Unsere Linke-Bürgerschaftsfraktion legte einen Kranz nieder, der Fraktionssprecher der Linken im Gröpelinger Beirat hielt eine Rede, die hier nachlesbar ist:
Liebe Mitbürgerinnen und Mitbürger,
liebe Freundinnen und Freunde,
wir stehen heute am 9. November zusammen – an einem Tag, der uns mahnt, genau hinzusehen. Vor 87 Jahren, in der Nacht vom 9. auf den 10. November 1938, brannten in ganz Deutschland Synagogen. Jüdische Geschäfte wurden zerstört, Menschen geschlagen, verhaftet, ermordet. Auch hier in Bremen, auch in Gröpelingen, fand diese Gewalt statt.
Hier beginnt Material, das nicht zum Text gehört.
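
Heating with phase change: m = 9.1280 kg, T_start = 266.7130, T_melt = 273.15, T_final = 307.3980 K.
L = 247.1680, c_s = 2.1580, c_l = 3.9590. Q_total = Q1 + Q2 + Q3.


Q1 (sensible, solid) = 9.1280 * 2.1580 * 6.4370 = 126.7975 kJ
Q2 (latent) = 9.1280 * 247.1680 = 2256.1495 kJ
Q3 (sensible, liquid) = 9.1280 * 3.9590 * 34.2480 = 1237.6457 kJ
Q_total = 3620.5927 kJ

3620.5927 kJ


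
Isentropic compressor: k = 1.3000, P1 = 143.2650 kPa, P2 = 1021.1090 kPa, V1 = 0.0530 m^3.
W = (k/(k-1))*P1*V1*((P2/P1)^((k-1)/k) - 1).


(k-1)/k = 0.2308
(P2/P1)^exp = 1.5734
W = 4.3333 * 143.2650 * 0.0530 * (1.5734 - 1) = 18.8657 kJ

18.8657 kJ


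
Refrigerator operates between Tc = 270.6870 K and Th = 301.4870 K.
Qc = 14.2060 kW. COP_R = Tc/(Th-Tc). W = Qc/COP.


COP = 270.6870 / 30.8000 = 8.7885
W = 14.2060 / 8.7885 = 1.6164 kW

COP = 8.7885, W = 1.6164 kW


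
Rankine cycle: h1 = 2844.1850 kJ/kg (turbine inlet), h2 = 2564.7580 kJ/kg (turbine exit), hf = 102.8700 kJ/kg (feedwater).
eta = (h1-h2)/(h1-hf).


W = 279.4270 kJ/kg
Q_in = 2741.3150 kJ/kg
eta = 0.1019 = 10.1932%

eta = 10.1932%


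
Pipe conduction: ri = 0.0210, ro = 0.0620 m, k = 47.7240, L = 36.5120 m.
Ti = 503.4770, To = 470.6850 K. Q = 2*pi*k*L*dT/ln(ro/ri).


dT = 32.7920 K
ln(ro/ri) = 1.0826
Q = 2*pi*47.7240*36.5120*32.7920 / 1.0826 = 331625.1183 W

331625.1183 W


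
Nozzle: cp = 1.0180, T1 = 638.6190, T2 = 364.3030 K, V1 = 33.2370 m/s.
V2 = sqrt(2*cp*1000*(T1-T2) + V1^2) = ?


dT = 274.3160 K
2*cp*1000*dT = 558507.3760
V1^2 = 1104.6982
V2 = sqrt(559612.0742) = 748.0722 m/s

748.0722 m/s


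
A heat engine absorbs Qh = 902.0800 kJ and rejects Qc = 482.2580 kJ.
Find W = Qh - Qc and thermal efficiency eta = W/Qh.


W = 902.0800 - 482.2580 = 419.8220 kJ
eta = 419.8220 / 902.0800 = 0.4654 = 46.5393%

W = 419.8220 kJ, eta = 46.5393%


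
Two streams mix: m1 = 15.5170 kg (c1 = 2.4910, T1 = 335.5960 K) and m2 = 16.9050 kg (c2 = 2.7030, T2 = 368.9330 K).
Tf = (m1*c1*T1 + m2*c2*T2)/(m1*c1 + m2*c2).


num = 29829.8447
den = 84.3471
Tf = 353.6560 K

353.6560 K


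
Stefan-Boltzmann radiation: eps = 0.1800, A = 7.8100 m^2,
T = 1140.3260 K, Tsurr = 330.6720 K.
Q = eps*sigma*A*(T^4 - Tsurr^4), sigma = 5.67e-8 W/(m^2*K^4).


T^4 = 1.6909e+12
Tsurr^4 = 1.1956e+10
Q = 0.1800 * 5.67e-8 * 7.8100 * 1.6789e+12 = 133826.1398 W

133826.1398 W


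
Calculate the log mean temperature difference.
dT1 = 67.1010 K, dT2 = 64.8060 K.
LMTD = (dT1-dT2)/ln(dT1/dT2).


dT1/dT2 = 1.0354
ln(dT1/dT2) = 0.0348
LMTD = 2.2950 / 0.0348 = 65.9468 K

65.9468 K


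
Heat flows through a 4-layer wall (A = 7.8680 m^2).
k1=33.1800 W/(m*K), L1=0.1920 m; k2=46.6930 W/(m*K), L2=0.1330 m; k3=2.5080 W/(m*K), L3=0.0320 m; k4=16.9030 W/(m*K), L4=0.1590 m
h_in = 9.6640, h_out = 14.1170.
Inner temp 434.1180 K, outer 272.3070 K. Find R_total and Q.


R_conv_in = 1/(9.6640*7.8680) = 0.0132
R_1 = 0.1920/(33.1800*7.8680) = 0.0007
R_2 = 0.1330/(46.6930*7.8680) = 0.0004
R_3 = 0.0320/(2.5080*7.8680) = 0.0016
R_4 = 0.1590/(16.9030*7.8680) = 0.0012
R_conv_out = 1/(14.1170*7.8680) = 0.0090
R_total = 0.0261 K/W
Q = 161.8110 / 0.0261 = 6206.9275 W

R_total = 0.0261 K/W, Q = 6206.9275 W


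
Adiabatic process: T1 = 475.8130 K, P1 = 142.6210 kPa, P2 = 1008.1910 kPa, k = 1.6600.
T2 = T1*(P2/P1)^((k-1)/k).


(k-1)/k = 0.3976
(P2/P1)^exp = 2.1762
T2 = 475.8130 * 2.1762 = 1035.4602 K

1035.4602 K


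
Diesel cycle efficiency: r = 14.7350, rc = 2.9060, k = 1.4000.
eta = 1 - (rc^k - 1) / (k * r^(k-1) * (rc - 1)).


r^(k-1) = 2.9332
rc^k = 4.4526
eta = 0.5589 = 55.8881%

55.8881%


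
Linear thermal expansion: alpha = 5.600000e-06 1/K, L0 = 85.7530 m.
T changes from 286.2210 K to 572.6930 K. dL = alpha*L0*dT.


dT = 286.4720 K
dL = 5.600000e-06 * 85.7530 * 286.4720 = 0.137569 m
L_final = 85.890569 m

dL = 0.137569 m


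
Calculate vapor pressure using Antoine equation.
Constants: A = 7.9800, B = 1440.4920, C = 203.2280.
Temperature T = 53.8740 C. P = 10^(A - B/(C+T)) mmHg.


C+T = 257.1020
B/(C+T) = 5.6028
log10(P) = 7.9800 - 5.6028 = 2.3772
P = 10^2.3772 = 238.3397 mmHg

238.3397 mmHg


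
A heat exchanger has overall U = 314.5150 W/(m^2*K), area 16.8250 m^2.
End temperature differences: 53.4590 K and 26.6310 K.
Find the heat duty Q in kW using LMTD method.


LMTD = 38.4996 K
Q = 314.5150 * 16.8250 * 38.4996 = 203728.7173 W = 203.7287 kW

203.7287 kW


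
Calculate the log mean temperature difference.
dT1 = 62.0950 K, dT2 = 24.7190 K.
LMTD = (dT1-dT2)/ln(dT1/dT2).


dT1/dT2 = 2.5120
ln(dT1/dT2) = 0.9211
LMTD = 37.3760 / 0.9211 = 40.5779 K

40.5779 K


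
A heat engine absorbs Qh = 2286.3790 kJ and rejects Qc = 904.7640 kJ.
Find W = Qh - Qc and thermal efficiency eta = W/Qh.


W = 2286.3790 - 904.7640 = 1381.6150 kJ
eta = 1381.6150 / 2286.3790 = 0.6043 = 60.4281%

W = 1381.6150 kJ, eta = 60.4281%


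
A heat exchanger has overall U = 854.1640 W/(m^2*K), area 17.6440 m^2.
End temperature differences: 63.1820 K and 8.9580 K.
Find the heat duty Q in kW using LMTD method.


LMTD = 27.7577 K
Q = 854.1640 * 17.6440 * 27.7577 = 418333.4291 W = 418.3334 kW

418.3334 kW


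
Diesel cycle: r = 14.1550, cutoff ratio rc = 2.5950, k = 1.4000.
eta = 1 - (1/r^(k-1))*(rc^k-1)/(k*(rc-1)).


r^(k-1) = 2.8864
rc^k = 3.8001
eta = 0.5656 = 56.5573%

56.5573%


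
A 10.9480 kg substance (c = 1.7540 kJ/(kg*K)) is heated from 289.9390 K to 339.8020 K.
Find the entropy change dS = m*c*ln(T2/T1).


T2/T1 = 1.1720
ln(T2/T1) = 0.1587
dS = 10.9480 * 1.7540 * 0.1587 = 3.0473 kJ/K

3.0473 kJ/K


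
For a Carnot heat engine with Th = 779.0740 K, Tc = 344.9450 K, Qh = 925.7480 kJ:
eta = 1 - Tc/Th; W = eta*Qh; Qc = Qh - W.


eta = 1 - 344.9450/779.0740 = 0.5572
W = 0.5572 * 925.7480 = 515.8612 kJ
Qc = 925.7480 - 515.8612 = 409.8868 kJ

eta = 55.7237%, W = 515.8612 kJ, Qc = 409.8868 kJ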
Das jüdische Altersheim, vor dem wir heute stehen, war einst ein Ort der Fürsorge und Sicherheit. In der Pogromnacht wurde es verwüstet. Die Bewohnerinnen und Bewohner wurden verschleppt. Nur wenige überlebten. Dieser Ort erinnert uns daran, dass Unrecht nicht irgendwo geschah, sondern mitten unter uns. Und dass Wegsehen und Schweigen immer den Tätern nützen – nie den Opfern. Erinnerung ist kein Selbstzweck. Sie ist Verpflichtung – zur Wachsamkeit, zur Haltung, zur Solidarität.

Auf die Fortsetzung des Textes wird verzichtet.